Dr Geert Barentsen joins us from the University of Hertfordshire in the UK. Geert's background is in the exploitation of photometry from wide-area surveys. In Hertfordshire he leads the data processing of two projects which aim to map our own Milky Way in unprecedented detail: IPHAS and VPHAS+. He also teaches a university's programming and statistics class, and is a contributor to the AstroPy project.

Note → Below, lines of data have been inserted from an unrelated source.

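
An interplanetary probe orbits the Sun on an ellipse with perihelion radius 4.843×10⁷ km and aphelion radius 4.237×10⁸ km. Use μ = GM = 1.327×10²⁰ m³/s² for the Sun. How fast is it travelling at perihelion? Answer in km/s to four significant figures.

Semi-major axis a = (r_p + r_a)/2 = 2.3606×10⁸ km = 2.361×10¹¹ m.
Vis-viva: v² = μ(2/r − 1/a) = 1.327×10²⁰ × (4.130×10⁻¹¹ − 4.236×10⁻¹²) = 4.918×10⁹ m²/s².
v = 70130 m/s = 70.13 km/s.

v ≈ 70.13 km/s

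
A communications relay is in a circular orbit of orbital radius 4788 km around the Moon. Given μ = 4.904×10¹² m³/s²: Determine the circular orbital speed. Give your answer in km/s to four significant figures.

v ≈ 1.012 km/s

r = 4788 km = 4.788×10⁶ m.
For a circular orbit v = √(μ/r) = √(4.904×10¹² / 4.788×10⁶) = √(1.024×10⁶) = 1012 m/s.
That is 1.012 km/s.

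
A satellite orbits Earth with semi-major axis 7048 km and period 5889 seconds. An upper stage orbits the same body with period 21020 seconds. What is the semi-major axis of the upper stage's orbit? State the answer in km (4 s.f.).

Kepler's third law: a³ ∝ T², so a₂ = a₁ (T₂/T₁)^(2/3).
T₂/T₁ = 3.569, (T₂/T₁)^(2/3) = 2.336.
a₂ = 7048 × 2.336 = 16460 km.

a₂ ≈ 16460 km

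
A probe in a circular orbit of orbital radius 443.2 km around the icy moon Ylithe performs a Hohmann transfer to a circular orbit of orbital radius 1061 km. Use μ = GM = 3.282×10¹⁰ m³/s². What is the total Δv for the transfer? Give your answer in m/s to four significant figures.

Δv_total ≈ 91.95 m/s

r₁ = 443.2 km = 4.432×10⁵ m.
r₂ = 1061 km = 1.061×10⁶ m.
Transfer ellipse a_t = (r₁ + r₂)/2 = 7.521×10⁵ m.
At r₁: circular v_c1 = √(μ/r₁) = 272.1 m/s; transfer-periapsis v_p = √[μ(2/r₁ − 1/a_t)] = 323.2 m/s.
Δv₁ = v_p − v_c1 = 51.09 m/s.
At r₂: circular v_c2 = √(μ/r₂) = 175.9 m/s; transfer-apoapsis v_a = √[μ(2/r₂ − 1/a_t)] = 135.0 m/s.
Δv₂ = v_c2 − v_a = 40.87 m/s.
Total Δv = Δv₁ + Δv₂ = 91.95 m/s.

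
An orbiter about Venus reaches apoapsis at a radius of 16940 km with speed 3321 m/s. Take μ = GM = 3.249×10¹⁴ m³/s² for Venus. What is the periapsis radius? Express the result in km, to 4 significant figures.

periapsis radius ≈ 6836 km

r_a = 1.694×10⁷ m.
Specific energy ε = v²/2 − μ/r = -1.366×10⁷ J/kg, so a = −μ/(2ε) = 1.189×10⁷ m.
The apsides satisfy r_p + r_a = 2a, so the periapsis radius is 2a − r_a = 6.836×10⁶ m = 6836.2 km.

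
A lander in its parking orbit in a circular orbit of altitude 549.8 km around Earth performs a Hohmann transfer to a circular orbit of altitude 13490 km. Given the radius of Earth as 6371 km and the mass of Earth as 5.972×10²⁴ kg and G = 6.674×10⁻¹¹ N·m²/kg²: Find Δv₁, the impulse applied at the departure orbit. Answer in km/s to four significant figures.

μ = GM = 6.674×10⁻¹¹ × 5.972×10²⁴ = 3.986×10¹⁴ m³/s².
r₁ = 6371 + 549.8 = 6920.8 km = 6.9208×10⁶ m.
r₂ = 6371 + 13490 = 19861 km = 1.9861×10⁷ m.
Transfer ellipse a_t = (r₁ + r₂)/2 = 1.339×10⁷ m.
At r₁: circular v_c1 = √(μ/r₁) = 7589 m/s; transfer-perigee v_p = √[μ(2/r₁ − 1/a_t)] = 9242 m/s.
Δv₁ = v_p − v_c1 = 1653 m/s.
= 1.653 km/s.

Δv ≈ 1.653 km/s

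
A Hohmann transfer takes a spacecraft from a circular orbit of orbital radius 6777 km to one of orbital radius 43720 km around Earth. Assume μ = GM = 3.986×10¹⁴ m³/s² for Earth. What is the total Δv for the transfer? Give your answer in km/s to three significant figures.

r₁ = 6777 km = 6.777×10⁶ m.
r₂ = 43720 km = 4.372×10⁷ m.
Transfer ellipse a_t = (r₁ + r₂)/2 = 2.525×10⁷ m.
At r₁: circular v_c1 = √(μ/r₁) = 7669 m/s; transfer-perigee v_p = √[μ(2/r₁ − 1/a_t)] = 10090 m/s.
Δv₁ = v_p − v_c1 = 2423 m/s.
At r₂: circular v_c2 = √(μ/r₂) = 3019 m/s; transfer-apogee v_a = √[μ(2/r₂ − 1/a_t)] = 1564 m/s.
Δv₂ = v_c2 − v_a = 1455 m/s.
Total Δv = Δv₁ + Δv₂ = 3878 m/s = 3.878 km/s.

Δv_total ≈ 3.88 km/s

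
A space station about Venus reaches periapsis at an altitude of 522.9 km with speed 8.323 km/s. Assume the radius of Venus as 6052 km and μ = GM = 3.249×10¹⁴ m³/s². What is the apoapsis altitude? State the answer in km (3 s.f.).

r_p = 6052 + 522.9 = 6574.9 km = 6.575×10⁶ m.
Specific energy ε = v²/2 − μ/r = -1.478×10⁷ J/kg, so a = −μ/(2ε) = 1.099×10⁷ m.
The apsides satisfy r_p + r_a = 2a, so the apoapsis radius is 2a − r_p = 1.541×10⁷ m = 15409 km.
Apoapsis altitude = 15409 − 6052 = 9356.9 km.

apoapsis altitude ≈ 9360 km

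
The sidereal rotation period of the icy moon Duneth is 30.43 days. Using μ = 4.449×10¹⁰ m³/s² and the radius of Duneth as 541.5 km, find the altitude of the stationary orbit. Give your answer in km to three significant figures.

h_sync ≈ 19300 km

T = 30.43 days = 2.629×10⁶ s.
A synchronous orbit has period T, so by Kepler's third law a = (μT²/4π²)^(1/3).
μT²/4π² = 4.449×10¹⁰ × (2.629×10⁶)² / 39.48 = 7.790×10²¹ m³.
a = 1.982×10⁷ m = 19823 km.
Altitude h = a − R = 19823 − 541.5 = 19282 km.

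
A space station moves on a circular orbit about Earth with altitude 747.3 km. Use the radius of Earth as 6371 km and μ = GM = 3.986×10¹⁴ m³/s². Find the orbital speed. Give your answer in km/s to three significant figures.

v ≈ 7.48 km/s

r = 6371 + 747.3 = 7118.3 km = 7.1183×10⁶ m.
For a circular orbit v = √(μ/r) = √(3.986×10¹⁴ / 7.118×10⁶) = √(5.600×10⁷) = 7483 m/s.
That is 7.483 km/s.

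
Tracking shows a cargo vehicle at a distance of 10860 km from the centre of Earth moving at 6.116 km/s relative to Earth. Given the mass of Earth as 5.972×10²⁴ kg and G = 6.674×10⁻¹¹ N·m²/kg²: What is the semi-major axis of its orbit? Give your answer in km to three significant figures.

a ≈ 11100 km

μ = GM = 6.674×10⁻¹¹ × 5.972×10²⁴ = 3.986×10¹⁴ m³/s².
r = 1.086×10⁷ m.
Specific orbital energy ε = v²/2 − μ/r = (6116)²/2 − 3.986×10¹⁴/1.086×10⁷ = -1.800×10⁷ J/kg.
Since ε = −μ/(2a), a = −μ/(2ε) = 1.107×10⁷ m = 11073 km.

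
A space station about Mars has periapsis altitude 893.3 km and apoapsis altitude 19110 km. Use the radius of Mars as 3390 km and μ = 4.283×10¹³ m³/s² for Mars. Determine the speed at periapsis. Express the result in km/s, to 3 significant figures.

v ≈ 4.10 km/s

r_p = 3390 + 893.3 = 4283.3 km = 4.2833×10⁶ m.
r_a = 3390 + 19110 = 22500 km = 2.2500×10⁷ m.
Semi-major axis a = (r_p + r_a)/2 = 13392 km = 1.339×10⁷ m.
Vis-viva: v² = μ(2/r − 1/a) = 4.283×10¹³ × (4.669×10⁻⁷ − 7.467×10⁻⁸) = 1.680×10⁷ m²/s².
v = 4099 m/s = 4.099 km/s.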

Geert earned his doctorate at the Queen's University of Belfast in 2012 where he studied star formation using narrow-band photometry. Prior to his PhD, he obtained a Master's degree in Computer Science at the University of Antwerp in Belgium, after which he gained professional experience in data science at the European Space Agency in The Netherlands and the Royal Meteorological Institute in Belgium. In his spare time, he studies the activity of meteor showers using data collected by amateur astronomers.

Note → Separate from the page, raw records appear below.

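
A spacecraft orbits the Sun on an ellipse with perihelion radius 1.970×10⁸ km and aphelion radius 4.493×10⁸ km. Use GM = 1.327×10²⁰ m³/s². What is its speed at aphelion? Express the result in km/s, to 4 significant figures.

v ≈ 13.42 km/s

Semi-major axis a = (r_p + r_a)/2 = 3.2315×10⁸ km = 3.232×10¹¹ m.
Vis-viva: v² = μ(2/r − 1/a) = 1.327×10²⁰ × (4.451×10⁻¹² − 3.095×10⁻¹²) = 1.801×10⁸ m²/s².
v = 13420 m/s = 13.42 km/s.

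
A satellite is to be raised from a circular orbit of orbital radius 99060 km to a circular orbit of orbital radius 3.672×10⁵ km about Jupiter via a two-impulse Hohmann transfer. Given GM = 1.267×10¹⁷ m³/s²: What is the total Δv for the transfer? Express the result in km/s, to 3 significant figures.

r₁ = 99060 km = 9.906×10⁷ m.
r₂ = 3.672×10⁵ km = 3.672×10⁸ m.
Transfer ellipse a_t = (r₁ + r₂)/2 = 2.331×10⁸ m.
At r₁: circular v_c1 = √(μ/r₁) = 35760 m/s; transfer-perijove v_p = √[μ(2/r₁ − 1/a_t)] = 44880 m/s.
Δv₁ = v_p − v_c1 = 9121 m/s.
At r₂: circular v_c2 = √(μ/r₂) = 18580 m/s; transfer-apojove v_a = √[μ(2/r₂ − 1/a_t)] = 12110 m/s.
Δv₂ = v_c2 − v_a = 6467 m/s.
Total Δv = Δv₁ + Δv₂ = 15590 m/s = 15.59 km/s.

Δv_total ≈ 15.6 km/s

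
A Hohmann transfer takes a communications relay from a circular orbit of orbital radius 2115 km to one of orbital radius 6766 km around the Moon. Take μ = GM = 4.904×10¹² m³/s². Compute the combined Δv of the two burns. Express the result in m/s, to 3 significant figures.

r₁ = 2115 km = 2.115×10⁶ m.
r₂ = 6766 km = 6.766×10⁶ m.
Transfer ellipse a_t = (r₁ + r₂)/2 = 4.440×10⁶ m.
At r₁: circular v_c1 = √(μ/r₁) = 1523 m/s; transfer-perilune v_p = √[μ(2/r₁ − 1/a_t)] = 1880 m/s.
Δv₁ = v_p − v_c1 = 356.9 m/s.
At r₂: circular v_c2 = √(μ/r₂) = 851.4 m/s; transfer-apolune v_a = √[μ(2/r₂ − 1/a_t)] = 587.6 m/s.
Δv₂ = v_c2 − v_a = 263.8 m/s.
Total Δv = Δv₁ + Δv₂ = 620.7 m/s.

Δv_total ≈ 621 m/s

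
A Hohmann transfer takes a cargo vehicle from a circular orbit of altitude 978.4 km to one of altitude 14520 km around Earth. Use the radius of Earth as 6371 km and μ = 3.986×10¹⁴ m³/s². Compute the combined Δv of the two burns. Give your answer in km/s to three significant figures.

Δv_total ≈ 2.81 km/s

r₁ = 6371 + 978.4 = 7349.4 km = 7.3494×10⁶ m.
r₂ = 6371 + 14520 = 20891 km = 2.0891×10⁷ m.
Transfer ellipse a_t = (r₁ + r₂)/2 = 1.412×10⁷ m.
At r₁: circular v_c1 = √(μ/r₁) = 7364 m/s; transfer-perigee v_p = √[μ(2/r₁ − 1/a_t)] = 8958 m/s.
Δv₁ = v_p − v_c1 = 1593 m/s.
At r₂: circular v_c2 = √(μ/r₂) = 4368 m/s; transfer-apogee v_a = √[μ(2/r₂ − 1/a_t)] = 3151 m/s.
Δv₂ = v_c2 − v_a = 1217 m/s.
Total Δv = Δv₁ + Δv₂ = 2810 m/s = 2.810 km/s.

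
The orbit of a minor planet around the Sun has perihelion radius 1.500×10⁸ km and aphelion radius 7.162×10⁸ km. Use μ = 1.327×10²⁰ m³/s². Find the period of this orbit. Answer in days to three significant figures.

T ≈ 1800 days

Semi-major axis a = (r_p + r_a)/2 = (1.5000×10⁸ + 7.1620×10⁸)/2 = 4.3310×10⁸ km = 4.331×10¹¹ m.
By Kepler's third law T = 2π√(a³/μ) = 2π × 2.474×10⁷ = 1.555×10⁸ s.
= 1799 days.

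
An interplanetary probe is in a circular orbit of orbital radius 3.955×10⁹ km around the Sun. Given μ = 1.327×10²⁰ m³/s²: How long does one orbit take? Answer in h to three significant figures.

T ≈ 1190000 h

r = 3.955×10⁹ km = 3.955×10¹² m.
Kepler's third law: T = 2π√(r³/μ) = 2π√((3.955×10¹²)³ / 1.327×10²⁰).
r³/μ = 4.662×10¹⁷ s², so T = 2π × 6.828×10⁸ = 4.290×10⁹ s.
Converting: 4.290×10⁹ s ÷ 3600 = 1.192×10⁶ h.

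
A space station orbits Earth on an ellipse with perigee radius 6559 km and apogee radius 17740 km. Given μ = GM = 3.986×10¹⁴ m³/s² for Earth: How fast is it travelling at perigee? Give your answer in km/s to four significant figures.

Semi-major axis a = (r_p + r_a)/2 = 12150 km = 1.215×10⁷ m.
Vis-viva: v² = μ(2/r − 1/a) = 3.986×10¹⁴ × (3.049×10⁻⁷ − 8.231×10⁻⁸) = 8.873×10⁷ m²/s².
v = 9420 m/s = 9.420 km/s.

v ≈ 9.420 km/s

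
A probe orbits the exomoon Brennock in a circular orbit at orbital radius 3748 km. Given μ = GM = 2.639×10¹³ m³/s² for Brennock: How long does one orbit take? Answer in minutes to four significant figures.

r = 3748 km = 3.748×10⁶ m.
Kepler's third law: T = 2π√(r³/μ) = 2π√((3.748×10⁶)³ / 2.639×10¹³).
r³/μ = 1.995×10⁶ s², so T = 2π × 1.412×10³ = 8.875×10³ s.
Converting: 8.875×10³ s ÷ 60.00 = 147.9 minutes.

T ≈ 147.9 minutes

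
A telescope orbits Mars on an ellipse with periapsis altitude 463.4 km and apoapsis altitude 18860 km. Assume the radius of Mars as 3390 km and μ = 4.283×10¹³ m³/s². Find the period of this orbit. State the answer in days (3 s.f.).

r_p = 3390 + 463.4 = 3853.4 km = 3.8534×10⁶ m.
r_a = 3390 + 18860 = 22250 km = 2.2250×10⁷ m.
Semi-major axis a = (r_p + r_a)/2 = (3853.4 + 22250)/2 = 13052 km = 1.305×10⁷ m.
By Kepler's third law T = 2π√(a³/μ) = 2π × 7.205×10³ = 4.527×10⁴ s.
= 0.524 days.

T ≈ 0.524 days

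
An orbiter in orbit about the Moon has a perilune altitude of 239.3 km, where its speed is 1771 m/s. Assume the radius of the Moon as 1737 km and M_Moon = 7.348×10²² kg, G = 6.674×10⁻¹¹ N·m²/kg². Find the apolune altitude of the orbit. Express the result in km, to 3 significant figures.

apolune altitude ≈ 1660 km

μ = GM = 6.674×10⁻¹¹ × 7.348×10²² = 4.904×10¹² m³/s².
r_p = 1737 + 239.3 = 1976.3 km = 1.976×10⁶ m.
Specific energy ε = v²/2 − μ/r = -9.132×10⁵ J/kg, so a = −μ/(2ε) = 2.685×10⁶ m.
The apsides satisfy r_p + r_a = 2a, so the apolune radius is 2a − r_p = 3.394×10⁶ m = 3393.8 km.
Apolune altitude = 3393.8 − 1737 = 1656.8 km.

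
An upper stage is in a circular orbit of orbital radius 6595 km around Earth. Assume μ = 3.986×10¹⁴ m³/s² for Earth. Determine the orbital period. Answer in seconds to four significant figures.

T ≈ 5330 seconds

r = 6595 km = 6.595×10⁶ m.
Kepler's third law: T = 2π√(r³/μ) = 2π√((6.595×10⁶)³ / 3.986×10¹⁴).
r³/μ = 7.196×10⁵ s², so T = 2π × 8.483×10² = 5.330×10³ s.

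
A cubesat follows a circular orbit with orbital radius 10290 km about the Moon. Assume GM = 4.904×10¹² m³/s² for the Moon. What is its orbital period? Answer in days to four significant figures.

r = 10290 km = 1.029×10⁷ m.
Kepler's third law: T = 2π√(r³/μ) = 2π√((1.029×10⁷)³ / 4.904×10¹²).
r³/μ = 2.222×10⁸ s², so T = 2π × 1.491×10⁴ = 9.365×10⁴ s.
Converting: 9.365×10⁴ s ÷ 86400 = 1.084 days.

T ≈ 1.084 days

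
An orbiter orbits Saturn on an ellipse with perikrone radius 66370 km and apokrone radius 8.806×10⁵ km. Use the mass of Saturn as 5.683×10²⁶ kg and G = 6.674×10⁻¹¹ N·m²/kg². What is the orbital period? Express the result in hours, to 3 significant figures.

μ = GM = 6.674×10⁻¹¹ × 5.683×10²⁶ = 3.793×10¹⁶ m³/s².
Semi-major axis a = (r_p + r_a)/2 = (66370 + 8.8060×10⁵)/2 = 4.7348×10⁵ km = 4.735×10⁸ m.
By Kepler's third law T = 2π√(a³/μ) = 2π × 5.290×10⁴ = 3.324×10⁵ s.
= 92.33 hours.

T ≈ 92.3 hours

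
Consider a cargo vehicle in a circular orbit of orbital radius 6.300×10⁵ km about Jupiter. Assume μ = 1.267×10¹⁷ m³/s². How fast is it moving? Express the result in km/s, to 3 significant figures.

v ≈ 14.2 km/s

r = 6.300×10⁵ km = 6.300×10⁸ m.
For a circular orbit v = √(μ/r) = √(1.267×10¹⁷ / 6.300×10⁸) = √(2.011×10⁸) = 14180 m/s.
That is 14.18 km/s.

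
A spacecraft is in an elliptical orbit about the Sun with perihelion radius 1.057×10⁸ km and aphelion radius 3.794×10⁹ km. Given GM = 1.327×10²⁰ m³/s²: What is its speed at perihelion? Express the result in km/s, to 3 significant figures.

Semi-major axis a = (r_p + r_a)/2 = 1.9498×10⁹ km = 1.950×10¹² m.
Vis-viva: v² = μ(2/r − 1/a) = 1.327×10²⁰ × (1.892×10⁻¹¹ − 5.129×10⁻¹³) = 2.443×10⁹ m²/s².
v = 49420 m/s = 49.42 km/s.

v ≈ 49.4 km/s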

Dr Knicole Colón leaves a postdoctoral role at Lehigh University as a member of the KELT project to join us at Kepler. Her expertise is in the discovery and characterization of transiting exoplanets.
As a graduate student at the University of Florida, Knicole demonstrated the capability of OSIRIS on the 10.4-m Gran Telescopio Canarias (GTC) for exoplanet science. After earning her doctorate in 2012, she gained postdoctoral experience at the University of Hawaii and Lehigh University. There, she focused on the characterization of exoplanet atmospheres with narrow-band photometry and in the confirmation of planets around bright stars discovered by the KELT transit survey.
Geert will start his new role in June 2015 and Knicole will join us a month later in July.